Bharathan pulled the front door of the house shut after him, and walked slowly and calmly to the neighbours and told them the news. Within half an hour, a handful of people gathered around the house. The next morning, Achuettan’s body was burned to ashes in the panchayat cremation ground. No more than thirty or thirty-five people had come to witness it. When the body was being taken to the funeral pyre, Govindan maash, a retired teacher and the secretary of Theeyoor Public Library and Reading Room, stepped forward.
‘This was a man who bravely faced police brutality before and after the independence struggle,’ he said. ‘Suffered so much for the country and the Party. I thought I would mention it as there’s no one else here to say these things.’
A sudden feeling that it would be wrong to let the body burn without at least a short eulogy had come over Govindan maash. No one in the gathering would have disagreed with the sentiment.

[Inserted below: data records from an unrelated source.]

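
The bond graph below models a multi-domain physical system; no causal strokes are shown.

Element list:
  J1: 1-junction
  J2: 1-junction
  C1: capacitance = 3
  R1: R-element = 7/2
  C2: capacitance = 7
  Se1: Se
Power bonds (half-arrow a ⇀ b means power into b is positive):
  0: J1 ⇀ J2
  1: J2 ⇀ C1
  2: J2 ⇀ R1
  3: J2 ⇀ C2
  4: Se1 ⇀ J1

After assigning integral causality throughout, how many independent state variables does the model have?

2  (C1, C2 all integral)

bond 4 stroke at J1  (Se1 fixes effort; stroke away)
bond 0 stroke at J2  (only one flow-in slot at J1)
bond 1 stroke at J2  (prefer integral on C1)
bond 3 stroke at J2  (C2 integral (e out))
bond 2 stroke at R1  (closing 1-jn rule on J2)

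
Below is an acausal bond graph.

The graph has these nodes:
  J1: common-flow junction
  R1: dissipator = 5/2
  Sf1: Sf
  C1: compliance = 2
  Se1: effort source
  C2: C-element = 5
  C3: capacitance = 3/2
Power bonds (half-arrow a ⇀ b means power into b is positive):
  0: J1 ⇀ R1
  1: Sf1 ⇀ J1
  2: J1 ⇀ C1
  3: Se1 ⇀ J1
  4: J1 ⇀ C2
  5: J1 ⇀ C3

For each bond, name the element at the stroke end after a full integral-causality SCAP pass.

β1 stroke at Sf1  (Sf1: flow source, stroke at near end)
β3 stroke at J1  (Se1: effort source, stroke at far end)
β0 stroke at J1  (common-f at J1 fixed by 1)
β2 stroke at J1  (J1: bond 1 brought flow, rest push out)
β4 stroke at J1  (1-jn J1 has f-setter on 1)
β5 stroke at J1  (common-f at J1 fixed by 1)

β0 stroke→J1
β1 stroke→Sf1
β2 stroke→J1
β3 stroke→J1
β4 stroke→J1
β5 stroke→J1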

When Bharathan and his family returned home after the funeral, several local leaders came to pay their respects. He answered their questio
ns patiently but with indifference. And when most of the visitors left, he went into his room, shut the door, and began cleaning the underside of an iron with a piece of emery paper. There were no thoughts in his mind about his dead uncle, and he turned his attention effortlessly to the jobs he had to finish before the next evening.
For the last thirty-odd years, Bharathan had inhabited the world of broken-down home appliances. Other than routinely voting for the Marxist Party in the elections, he had no political opinions or affiliations, or any interest in public service or in friendships. The only thing outside his work that interested him was music, and he listened to it only after 10 p.m., in bed. He had a collection of around fifty cassette tapes of old Hindi film music, mostly melancholy melodies. As he lay listening to one of them, he would feel that his day was complete, and he would enter a state of calm that led to uninterrupted sleep.
Bharathan had the looks and demeanour of a person who made people think: ‘Here goes a man who will not allow his mind to be worried or muddled.’ His eyes, set in a face with a thick moustache and taut skin, reflected a resolute nature. His short yet strong limbs, supple muscles and wide chest reinforced his aura of self-assurance. He was not the type of person to complain about his lot in life. His life was his own, and nothing that happened in the world outside, good or bad, affected it. This palpable sense of self-reliance was mainly born out of his remarkable excellence in his chosen profession. He could diagnose the problem with any domestic appliance that was brought to him in whatever condition just by touching it. He would take it apart in front of its owner, show where the trouble lay, and give an accurate estimate of the time it would take to repair it and the cost involved.